Python Engineer (Data) (CPT/JHB)

IT – Analyst, Data Management
Cape Town – Western Cape ~ Johannesburg – Gauteng

ENVIRONMENT:
A fast-paced & innovative Financial Institution seeks the technical expertise of a Python Engineer (Data) with strong AWS whose core focus will be to empower data consumers. You will contribute to the design and development of new cloud workloads for Platform & Product teams while maintaining and managing the existing cloud data environments. The ideal candidate must possess a Bachelor’s Degree in IT or IT related field, have 3 – 5 years proven Computer Programming and Data Engineering experience and proven experience in AWS data stack (AWS Glue, AWS Redshift, AWS S3, AWS Lake Formation), Python, PySpark/Scala, operationalizing Batch and/or Realtime data pipelines, Git, CI/CD and any Infrastructure as Code tool such as Terraform.
 
DUTIES:
  • Contribute to the design and development of new cloud workloads for platform and product teams, to empower data consumers using data platforms to deliver client value.
  • Maintain and manage the existing cloud data environments and enable data producers to easily contribute to these environments.
  • Contribute to evolving the data platforms through sharing of knowledge, contributing new data features, and enhancing/streamlining existing processes e.g., improved re-use of code.
 
REQUIREMENTS:
Qualifications –
  • Bachelor’s Degree in Information Technology or Information Technology – Programming.

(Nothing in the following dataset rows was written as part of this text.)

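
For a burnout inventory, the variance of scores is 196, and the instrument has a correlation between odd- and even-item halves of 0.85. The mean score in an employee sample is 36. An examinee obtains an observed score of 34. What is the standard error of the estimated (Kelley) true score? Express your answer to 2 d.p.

σ = 196^(1/2) = 14.0000
Spearman-Brown: r = 2(0.85) / (1 + 0.85) = 1.7000 / 1.8500 ≈ 0.9189
SE_est = 14.0000·√[r(1 − r)] ≈ 3.8214

3.82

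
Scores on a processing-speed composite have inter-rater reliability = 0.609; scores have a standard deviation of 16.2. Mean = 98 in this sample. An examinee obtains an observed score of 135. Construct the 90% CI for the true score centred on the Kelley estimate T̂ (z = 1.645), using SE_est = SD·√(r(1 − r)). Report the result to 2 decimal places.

[107.53, 133.54]

T̂ = 0.6090(135) + 0.3910(98) ≃ 120.5330
SE_est = SD · √(r(1 − r)) = 16.2000 · √0.2381 ≃ 16.2000 · 0.4880 ≃ 7.9052
CI = 120.5330 ± 1.645 · 7.9052 → [107.5290, 133.5370]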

  • Honours Degree in Information Technology – Computer Science or Information Technology – Systems Engineering (Preferred).
 
Experience/Skills –
  • At least 3 years’ proven experience in Computer Programming and Data Engineering, together with a relevant 3-year tertiary qualification OR At least 4 – 5 years’ proven experience in Computer Programming and Data Engineering.
  • Proven experience in:
    • AWS data stack (AWS Glue, AWS Redshift, AWS S3, AWS Lake Formation).

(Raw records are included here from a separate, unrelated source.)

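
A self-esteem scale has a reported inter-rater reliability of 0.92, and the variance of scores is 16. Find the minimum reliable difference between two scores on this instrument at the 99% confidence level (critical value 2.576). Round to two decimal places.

4.12

SD = √16 = 4.000
SEM = 4.000×√(1 − 0.920) ≈ 1.131
Standard error of the difference = 1.131·√2 ≈ 1.600
Smallest detectable difference = 2.576×1.600 ≈ 4.122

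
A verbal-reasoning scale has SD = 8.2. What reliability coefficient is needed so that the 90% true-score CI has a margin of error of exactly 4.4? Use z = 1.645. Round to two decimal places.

SEM needed = half-width / z = 4.4/1.645 ≈ 2.675
r = 1 − (SEM / SD)² = 1 − (2.675 / 8.2)² ≈ 1 − 0.106 ≈ 0.894

0.89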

    • Operationalizing Batch and/or Realtime data pipelines.
    • Python, PySpark, or Scala.
    • Version control in git, and CI/CD deployment.

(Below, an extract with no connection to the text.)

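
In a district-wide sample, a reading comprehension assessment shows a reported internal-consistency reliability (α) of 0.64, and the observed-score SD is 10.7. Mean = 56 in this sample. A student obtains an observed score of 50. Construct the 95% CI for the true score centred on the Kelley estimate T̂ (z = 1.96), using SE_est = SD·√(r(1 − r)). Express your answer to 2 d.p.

[42.09, 62.23]

Estimated true score = 0.640×50 + (1 − 0.640)×56 ≃ 52.160
SE_est = SD × √(r(1 − r)) = 10.700 × √0.230 ≃ 10.700 × 0.480 ≃ 5.136
95% CI: 52.160 ± 10.067 ≃ (42.093, 62.227)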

    • Any Infrastructure as Code tool.
  • Relational database management systems.
  • Provisioning cloud resources using Infrastructure as Code (Terraform).
  • Core AWS services (S3, EC2, VPC, IAM).
  • Cloud data lake and warehouse concepts.
  • Software Testing practices.
  • Basic Terminal/bash usage.
  • Structured vs Unstructured data.
  • Clear criminal and credit record.
 
Ideal to have –
  • At least 3 years’ proven experience in cloud data engineering, particularly in AWS, together with a relevant 3-year tertiary qualification OR
  • At least 4-5 years’ proven experience in cloud data engineering, particularly in AWS.
  • Proven experience in:
    • Apache Spark, Hudi, Presto.
    • Distributed Systems (Apache Hadoop, Amazon EMR).
    • Advanced Shell Scripting.
    • Infrastructure as Code (Terraform).
  • AWS serverless services (Step Functions, Lambda, EventBridge, API Gateway).
  • AWS data lake and warehousing services (Glue, Lake Formation, EMR).
  • Data lake and warehouse architecture.
  • AWS Well-Architected Framework.
  • Collaboration tools (JIRA, Confluence, Draw.io).
  • Trusted insights into Data Governance, Data Management, Data Quality, Data Security and Master Data Management.
  • Solid understanding of:
    • Banking systems environment
    • Banking business model
 
ATTRIBUTES:
  • Analytical.
  • Communications skills
  • Interpersonal & Relationship Management skills.
  • Problem solving skills.